CB-010 Exhibits Impressive Early Efficacy in Relapsed/Refractory B-cell Non-Hodgkin Lymphoma

Article

The CAR T-cell therapy CB-010 displayed promising preliminary efficacy and safety results in patients with relapsed/refractory B-cell non-Hodgkin lymphoma according to findings from the phase 1 ANTLER trial presented during the 2022 Pan Pacific Lymphoma Meeting.

The CAR T-cell therapy CB-010 displayed promising preliminary efficacy and safety results in patients with relapsed/refractory B-cell non-Hodgkin lymphoma (NHL) according to findings from the phase 1 ANTLER trial (NCT04637763) presented during the 2022 Pan Pacific Lymphoma Meeting.

All 6 efficacy-evaluable patients who had been treated with a single infusion of CB-010 at the May 13, 2022, data cutoff experienced a complete response (CR). The longest measured CR lasted 9 months and 40% of patients were still in CR at 6 months. Three patients experienced progressive disease and the remaining 3 are continuing on study.

CB-010 is an allogeneic CD19-directed CAR T-cell agent that contains a PD-1 knock out. The absence of PD-1 receptors on their surface makes CB-010 cells insensitive to PD-L1 interaction. In preclinical studies, CB-010 was shown to maintain persistent tumor eradication for a longer duration compared with conventional allogeneic CAR T cells.

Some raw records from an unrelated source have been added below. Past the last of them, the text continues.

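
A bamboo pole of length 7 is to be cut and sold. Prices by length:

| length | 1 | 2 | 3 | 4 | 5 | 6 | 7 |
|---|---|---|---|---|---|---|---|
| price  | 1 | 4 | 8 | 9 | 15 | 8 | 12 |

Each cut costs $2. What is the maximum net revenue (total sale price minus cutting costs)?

17

Consider every possible first cut. net[k] is the best of p[i]+net[k−i] over all sellable i≤k, charging 2 whenever i<k.
net[1] = 1
net[2] = 4
net[3] = 8
net[4] = 9
net[5] = 15
net[6] = 14  (first piece 1, then net[5]=15)
net[7] = 17  (first piece 2, then net[5]=15)
One optimal plan: pieces 5 + 2 (1 cut) → $19 − $2 = $17.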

ANTLER included patients with relapsed/refractory B-cell NHL who had received at least 2 prior lines of chemoimmunotherapy. Patients who were previously treated with a CD19-targeted therapy were excluded.

Part A of the trial is a 3 + 3 dose escalation. The objectives of part A are safety, determining the maximum-tolerated dose, and determining the recommended phase 2 dose. Part B of ANTLER is the dose-expansion portion, and the objective is tumor response.

CB-010 is being administered at 2 dose levels: 40 × 106 CAR-positive cells and 80 × 106 CAR-positive cells. All 6 patients included in the efficacy analysis that was presented at the 2022 Pan Pacific Lymphoma Meeting received the lower dose. Enrollment for the higher dose is ongoing.

The median age of patients in the efficacy population was 65 years (range, 62-68) and most patients were males (83%). Most patients had an ECOG performance status of 0 (83%) and all patients had CD19-positive disease. The median number of prior systemic therapies was 3 (range, 2-8) and the median time since first diagnosis was 6 years (range, 0.7-16).

The NHL subtypes included in the trial consisted of diffuse large B-cell lymphoma (n = 2), follicular lymphoma (n = 2), mantle cell lymphoma (n = 1), and primary mediastinal large B-cell lymphoma (n = 1).

In terms of safety, study authors noted that CB-010 was generally well tolerated. All patients experienced a treatment-emergent adverse effect (TEAE) of any grade, 83% of patients experienced a TEAE of at least grade 3, and 67% of patients experienced a TEAE related to CB-010.

Common TEAEs of any grade included neutropenia (83%), thrombocytopenia (67%), anemia (67%), decreased white blood cell count (50%), and decreased lymphocyte count (50%). Grade 3 or greater TEAEs consisted of neutropenia (83%), thrombocytopenia (67%), decreased white blood cell count (50%), and anemia (33%). Three patients each experienced treatment-related grade 3 or greater thrombocytopenia and decreased white blood cell count.

Investigators identified cytokine release syndrome (CRS), immune effector cell-associated neurotoxicity syndrome (ICANS), and infections as adverse effects of special interest.

Both instances of CRS were grade 1. The median time to onset of CRS was 4 days (range, 1-7) and the median duration of a CRS event was 8 days (range, 7-8).

There was 1 grade 1 ICANS event. The time to onset of the event was 8 days and it lasted approximately 39 hours.

One patient experienced a grade 2 infection, and 1 patient experienced a grade 3 infection. The median time to onset was 8.5 days (range, 2-140) and the median duration of an event was 5 (range, 1-56).

Reference

Nastoupil LJ, O’Brien S, Dsouza L, et al. First-in-human trial of CB-010, a CRISPR-edited allogeneic anti-CD19 CAR T-cell therapy with a PD-1 knock out, in patients with relapsed or refractory B cell non-Hodgkin lymphoma (ANTLER study). Presented at: 2022 Pan Pacific Lymphoma Conference. July 18-22, 2022; Koloa, Hawaii.